Mexico’s Wild Wild West


Living with Drug Wars-Mexico

‘Her lips were red, her looks were free,
Her locks were yellow as gold;
Her skin was white as leprosy
And she was far liker death than he;
Her flesh made the still air cold.’

– Samuel Coleridge
Life-in-Death wanders through the streets that will take her to her dealer’s flat; she ignores the blue and white police tape sealing off the perimeter around the flat, she ignores the police car parked up a ways and its sharp eyed and vigilant police officers. She moves sluggishly, half in a daze, barely aware of the weather (it is freezing cold), or the child without a coat, wandering across the street in front of her. Life-in-Death so thin and pallid you could knock her over with a single simple breath. Riding the subway oblivious to anything around her, clutching a bag full of sensual goodies old man pimp clutching her arm. The face of chronic addiction, the flip side of recreational drug taking, neither benign nor relaxed, intense, predatory, debilitatingly desperate.
Where they can,most people avoid her because she’s the pristine neighbour’s nightmare, the emergent symptom of a neighbourhood that’s slowly falling a part at the seams because where there’s severe non-recreational addiction there have to be dealers.
Drug cartels and the influence they wield as a result of the money they make are a fact of life in Mexico. I repeat, drug cartels and the influence they wield as a result of the money they make are a fact of life in Mexico. They are admired by the poor who make up their foot soldiers for doing what the state has so far failed to do for the majority of its people; provide them with a viable and dignified living. school children are more than willing to do drug runs for them; police and army officers are more than willing to aid them in avoiding detection and arrest. Even musicians sing traditional folk ballads exalting their escapades, like Robin Hood they are the people’s folk heroes, doing deals with the rich and then amply rewarding the poor who serve them.

If you take offence at what I’m saying then consider the radical increase in drug deaths year upon year. Since the war on drugs was initiated in Mexico in 2006, there have been more than 45,000 drug war related deaths and by the time President Calderon had left office there had been more than 55,000, under President Pina Nieto, that number has increased to almost 70,000 deaths (excluding disappearances). The amount of manpower dedicated to this ‘war on drugs’ on the Mexican side, 45,000 soldiers, and 35,000 federal police forces, the amount of money? $60 Billion over a seven year period.

On the American side, during President Bushes time in office, the Merida Initiative a $1.9 Billion military and judicial reform aid package was agreed. U.S unmanned drones were granted access in order to gather intelligence on the drug cartels, unarmed customs and border protection drones flew into Mexico to give support to Mexican military and federal police drug raids, and ‘aid’ was also supplied in the form of high-tech tracking gear, data analysis kits and computer hacking technology.

In spite of all this, the many high profile arrests and the thousands of grass roots arrests, the flow of drugs into America and Europe from Mexico has continued unabated if not unimpeded. And at every stage of this war the drug cartels have stepped up their game because with the billions they make they have the money to do so.
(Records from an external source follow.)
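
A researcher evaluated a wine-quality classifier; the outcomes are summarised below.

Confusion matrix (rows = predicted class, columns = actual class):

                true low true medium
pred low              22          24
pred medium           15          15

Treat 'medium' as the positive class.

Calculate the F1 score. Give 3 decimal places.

0.435

Precision = TP/(TP+FP) = 15/30 = 0.5000
Recall = TP/(TP+FN) = 15/39 = 0.3846
F1 = 2·TP/(2·TP+FP+FN) = 30/69 = 0.435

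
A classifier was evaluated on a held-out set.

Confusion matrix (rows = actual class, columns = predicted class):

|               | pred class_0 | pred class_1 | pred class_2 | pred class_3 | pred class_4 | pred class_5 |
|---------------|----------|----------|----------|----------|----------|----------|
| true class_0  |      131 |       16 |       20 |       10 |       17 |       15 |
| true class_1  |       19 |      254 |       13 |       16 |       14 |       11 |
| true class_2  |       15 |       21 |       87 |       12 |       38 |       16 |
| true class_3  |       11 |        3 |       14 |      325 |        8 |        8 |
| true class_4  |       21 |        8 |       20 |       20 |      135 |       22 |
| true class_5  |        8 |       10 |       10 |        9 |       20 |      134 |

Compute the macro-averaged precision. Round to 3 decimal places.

0.674

Per-class precision (TP/(TP+FP)):
  class_0: TP=131, FP=19+15+11+21+8=74 → 131/205 = 0.6390
  class_1: TP=254, FP=16+21+3+8+10=58 → 254/312 = 0.8141
  class_2: TP=87, FP=20+13+14+20+10=77 → 87/164 = 0.5305
  class_3: TP=325, FP=10+16+12+20+9=67 → 325/392 = 0.8291
  class_4: TP=135, FP=17+14+38+8+20=97 → 135/232 = 0.5819
  class_5: TP=134, FP=15+11+16+8+22=72 → 134/206 = 0.6505
Macro-precision = mean = (0.6390 + 0.8141 + 0.5305 + 0.8291 + 0.5819 + 0.6505) / 6 = 0.674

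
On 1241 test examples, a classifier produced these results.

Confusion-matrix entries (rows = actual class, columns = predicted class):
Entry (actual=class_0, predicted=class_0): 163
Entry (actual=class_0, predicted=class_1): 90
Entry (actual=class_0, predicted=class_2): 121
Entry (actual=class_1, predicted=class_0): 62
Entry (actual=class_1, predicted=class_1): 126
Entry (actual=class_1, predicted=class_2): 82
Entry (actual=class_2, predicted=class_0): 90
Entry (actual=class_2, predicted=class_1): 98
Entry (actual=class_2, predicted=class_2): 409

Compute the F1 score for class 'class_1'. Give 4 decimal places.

0.4315

F1 score = 2·TP/(2·TP+FP+FN).
class_1: TP=126, FP=90+98=188, FN=62+82=144 → 252/584 = 0.43151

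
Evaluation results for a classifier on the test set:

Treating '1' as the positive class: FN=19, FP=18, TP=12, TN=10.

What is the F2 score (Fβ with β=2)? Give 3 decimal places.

Fβ = (1+β²)·TP / ((1+β²)·TP + β²·FN + FP), with β²=4
= 5·12 / (5·12 + 4·19 + 18) = 0.390

0.390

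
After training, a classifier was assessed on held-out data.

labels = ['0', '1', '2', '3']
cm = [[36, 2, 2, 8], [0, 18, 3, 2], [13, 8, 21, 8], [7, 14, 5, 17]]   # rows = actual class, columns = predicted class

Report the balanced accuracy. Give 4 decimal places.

0.5870

Balanced accuracy = mean of per-class recall.
  0: recall = 36/48 = 0.75000
  1: recall = 18/23 = 0.78261
  2: recall = 21/50 = 0.42000
  3: recall = 17/43 = 0.39535
Mean = (0.75000 + 0.78261 + 0.42000 + 0.39535) / 4 = 0.5870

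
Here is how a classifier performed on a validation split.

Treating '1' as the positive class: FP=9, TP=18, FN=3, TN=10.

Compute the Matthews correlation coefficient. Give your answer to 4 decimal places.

0.4088

MCC = (TP·TN − FP·FN) / √((TP+FP)(TP+FN)(TN+FP)(TN+FN))
Numerator = 18·10 − 9·3 = 153
Denominator = √(27·21·19·13) = √140049 = 374.2312
MCC = 153 / 374.2312 = 0.4088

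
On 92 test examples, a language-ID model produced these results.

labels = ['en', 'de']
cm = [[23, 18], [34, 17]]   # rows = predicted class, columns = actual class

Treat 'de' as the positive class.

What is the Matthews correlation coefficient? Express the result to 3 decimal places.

-0.108

MCC = (TP·TN − FP·FN) / √((TP+FP)(TP+FN)(TN+FP)(TN+FN))
Numerator = 17·23 − 34·18 = -221
Denominator = √(51·35·57·41) = √4171545 = 2042.4360
MCC = -221 / 2042.4360 = -0.108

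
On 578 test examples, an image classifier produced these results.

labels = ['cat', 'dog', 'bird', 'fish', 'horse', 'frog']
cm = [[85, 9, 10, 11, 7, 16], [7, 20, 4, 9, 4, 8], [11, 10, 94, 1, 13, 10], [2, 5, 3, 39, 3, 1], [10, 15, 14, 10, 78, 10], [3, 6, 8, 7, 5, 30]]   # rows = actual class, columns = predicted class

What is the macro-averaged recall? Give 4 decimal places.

0.5817

Per-class recall (TP/(TP+FN)):
  cat: TP=85, FN=9+10+11+7+16=53 → 85/138 = 0.61594
  dog: TP=20, FN=7+4+9+4+8=32 → 20/52 = 0.38462
  bird: TP=94, FN=11+10+1+13+10=45 → 94/139 = 0.67626
  fish: TP=39, FN=2+5+3+3+1=14 → 39/53 = 0.73585
  horse: TP=78, FN=10+15+14+10+10=59 → 78/137 = 0.56934
  frog: TP=30, FN=3+6+8+7+5=29 → 30/59 = 0.50847
Macro-recall = mean = (0.61594 + 0.38462 + 0.67626 + 0.73585 + 0.56934 + 0.50847) / 6 = 0.5817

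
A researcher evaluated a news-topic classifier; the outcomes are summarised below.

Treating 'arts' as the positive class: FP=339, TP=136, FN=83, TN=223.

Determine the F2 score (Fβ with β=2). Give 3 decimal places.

Fβ = (1+β²)·TP / ((1+β²)·TP + β²·FN + FP), with β²=4
= 5·136 / (5·136 + 4·83 + 339) = 0.503

0.503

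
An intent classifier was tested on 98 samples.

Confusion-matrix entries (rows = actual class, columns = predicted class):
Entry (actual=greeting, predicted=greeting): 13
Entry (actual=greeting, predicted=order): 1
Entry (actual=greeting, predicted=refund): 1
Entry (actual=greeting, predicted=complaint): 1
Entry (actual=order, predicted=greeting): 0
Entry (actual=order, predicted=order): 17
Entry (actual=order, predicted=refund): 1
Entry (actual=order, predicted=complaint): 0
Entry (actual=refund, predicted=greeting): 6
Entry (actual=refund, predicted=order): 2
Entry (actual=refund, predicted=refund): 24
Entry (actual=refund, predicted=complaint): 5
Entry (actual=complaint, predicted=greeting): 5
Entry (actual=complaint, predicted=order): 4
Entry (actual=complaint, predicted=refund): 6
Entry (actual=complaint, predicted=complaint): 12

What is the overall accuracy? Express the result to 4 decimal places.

Accuracy = trace / total = (13+17+24+12=66) / 98 = 66/98 = 0.6735

0.6735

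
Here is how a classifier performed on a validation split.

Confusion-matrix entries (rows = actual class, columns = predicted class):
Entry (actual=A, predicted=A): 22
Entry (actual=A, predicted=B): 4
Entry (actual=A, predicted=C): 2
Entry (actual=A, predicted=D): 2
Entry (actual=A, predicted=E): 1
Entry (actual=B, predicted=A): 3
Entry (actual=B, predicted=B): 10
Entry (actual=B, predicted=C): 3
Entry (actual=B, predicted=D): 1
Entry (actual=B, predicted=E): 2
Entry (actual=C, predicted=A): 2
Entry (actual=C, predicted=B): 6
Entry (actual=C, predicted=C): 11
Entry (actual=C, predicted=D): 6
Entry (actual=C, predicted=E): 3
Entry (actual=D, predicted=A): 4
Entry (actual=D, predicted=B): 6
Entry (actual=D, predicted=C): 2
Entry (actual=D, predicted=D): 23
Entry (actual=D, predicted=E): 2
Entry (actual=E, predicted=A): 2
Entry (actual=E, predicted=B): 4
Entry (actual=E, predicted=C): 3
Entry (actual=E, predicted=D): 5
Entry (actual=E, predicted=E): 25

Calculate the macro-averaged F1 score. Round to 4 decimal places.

0.5721

Per-class F1 score (2·TP/(2·TP+FP+FN)):
  A: TP=22, FP=3+2+4+2=11, FN=4+2+2+1=9 → 44/64 = 0.68750
  B: TP=10, FP=4+6+6+4=20, FN=3+3+1+2=9 → 20/49 = 0.40816
  C: TP=11, FP=2+3+2+3=10, FN=2+6+6+3=17 → 22/49 = 0.44898
  D: TP=23, FP=2+1+6+5=14, FN=4+6+2+2=14 → 46/74 = 0.62162
  E: TP=25, FP=1+2+3+2=8, FN=2+4+3+5=14 → 50/72 = 0.69444
Macro-F1 score = mean = (0.68750 + 0.40816 + 0.44898 + 0.62162 + 0.69444) / 5 = 0.5721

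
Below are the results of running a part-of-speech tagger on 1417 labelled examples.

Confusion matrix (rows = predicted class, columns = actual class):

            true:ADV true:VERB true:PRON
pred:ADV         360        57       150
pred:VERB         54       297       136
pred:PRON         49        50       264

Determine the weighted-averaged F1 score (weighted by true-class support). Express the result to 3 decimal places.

0.643

Per-class F1 score (2·TP/(2·TP+FP+FN)):
  ADV: TP=360, FP=57+150=207, FN=54+49=103 → 720/1030 = 0.6990
  VERB: TP=297, FP=54+136=190, FN=57+50=107 → 594/891 = 0.6667
  PRON: TP=264, FP=49+50=99, FN=150+136=286 → 528/913 = 0.5783
Weighted-F1 score = Σ (supportᵢ/N)·F1 scoreᵢ with N=1417: (463/1417)·0.6990 + (404/1417)·0.6667 + (550/1417)·0.5783 = 0.643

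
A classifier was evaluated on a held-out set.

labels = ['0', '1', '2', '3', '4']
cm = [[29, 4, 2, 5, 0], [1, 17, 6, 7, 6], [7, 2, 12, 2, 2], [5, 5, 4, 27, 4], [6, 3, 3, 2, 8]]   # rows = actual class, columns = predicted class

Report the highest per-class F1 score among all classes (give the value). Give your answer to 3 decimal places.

0.659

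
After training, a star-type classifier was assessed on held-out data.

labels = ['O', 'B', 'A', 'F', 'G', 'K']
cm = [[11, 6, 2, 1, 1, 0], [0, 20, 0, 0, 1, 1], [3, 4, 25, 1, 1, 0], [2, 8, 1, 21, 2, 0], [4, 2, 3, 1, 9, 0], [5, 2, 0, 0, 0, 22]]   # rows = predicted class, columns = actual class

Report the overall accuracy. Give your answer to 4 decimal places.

Accuracy = trace / total = (11+20+25+21+9+22=108) / 159 = 108/159 = 0.6792

0.6792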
Although President Nieto still appears to be pursuing military action against the cartels, he has also spoken about the need to negotiate with them in order to restore calm to Mexico’s streets and reduce the number of civilian casualties. Because in the end it all comes down to names and not numbers. Or at least that is what the government would have its people believe even though it has taken 90,000 deaths; each death representing a family whose lives have been taken apart by the explosive aggression expelled from one side in this battle to the other.

The Mexican drug trade to America? It makes the drug cartels somewhere in the region of
$50 billion a year, and costs American society so much more in terms of the terminal decline of impoverished communities which were beleaguered anyway . But who can put a price on the names of the Mexican victims of drug cartel violence? Desparicidos (disappeared): Mayra Osuna Tirado, Desparicidos: Modesto Orpinela Garcia, Desparicidos:Antonio Ortega, Desparicido: Marco Navarro. Desparicidos: Jeovany Aguado, Desparicidos: Arturo Perez, Desparicidos: Fernando Ruela. Who can possibly place a price on the absent father,daughter, mother or son? In Cuidad Juarez alone 7,000 sons and daughters went missing, children who may have made a big financial difference to more vulnerable family members, had they been left alive to do so.

Supposedly in the end grief and rage, names and faces have won out against the moral imperative to end a criminal way of life which whilst richly rewarding those who embrace it, devastates the lives of the innocent. ‘Life-In-Death’ may occasionally flash her skirts in the impoverished barrios of Mexico, but she hasn’t taken up the kind of endemic, pervasive, residence that she has in America, Mexican society is doing just fine without her,this war really isn’t theirs, yet again it’s the USA’s.